Acer 5750G hot hdd under my wrist, will sdd help?

mind_master

Honorable
Oct 28, 2012
1
0
10,510
Hello!

I have an Acer 5750G laptop.
It's a good one but there's one problem that bothers me: somehow engineers placed hdd to the right after the touch pad, exactly where my wrist usually is (look http://s11.postimage.org/xp6k5s7gz/Acer_Aspire_5750_G_05.jpg ). Now my hdd temp is ~40C and it feels warm. In summer it can be much higher and I have to connect remote keyboard to work comfortably.

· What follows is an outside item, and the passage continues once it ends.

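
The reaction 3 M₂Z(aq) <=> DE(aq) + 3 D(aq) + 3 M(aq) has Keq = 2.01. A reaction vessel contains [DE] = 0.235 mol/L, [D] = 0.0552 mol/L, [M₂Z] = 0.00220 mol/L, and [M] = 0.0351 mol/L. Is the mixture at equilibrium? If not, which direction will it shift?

no; Q < K, reaction proceeds forward

Q = [DE]·[D]³·[M]³ / [M₂Z]³ = (0.235)·(0.0552)³·(0.0351)³ / (0.00220)³ = 0.161
Q = 0.161 < Keq = 2.01: net forward reaction.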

The solution I'm thinking about is replacing hdd with ssd and the question is are ssd usually colder then hdd? Will it help?
 

commissarmo

Distinguished
Jan 5, 2010
179
0
18,690
Straight answer in theory - yes. SSDs run cooler than HDDs (no moving parts, for one, efficiency another). But if your laptop doesn't have good cooling (low quality fan, low speed fan, or just poor thermal design), it might not actually alleviate the particular problem you're having.
 
As stated above - Yes atleast in general, but not always, there are a few that draw almost the same power as a HDD while doing read/writes. For Idle they should be better, ie lower power, but again not always the case as laptop HDDs often stop spinning when truely idle, However SSDs often use this time to perform Garbage collection. In terms of temperature (heat disipation) sligh tedge to SSDs except for a few that are notably low power. The SSDs should be more eff which means less of Total power converted to Heat energy - Would really need to find "temperature comparision" between when Power is about the same. If SSD is in fact lower power then heat loss shoul;d also be less - JUST do not take for grant that the SSD has lower power consumption.

The curcial M4 was one of the better SSDs also known for lower power consumption during read writes (prefered over Samsung 830); However the New Samsung 840 looks to be the BEST both performance wize and probably the LOWEST on power consumption.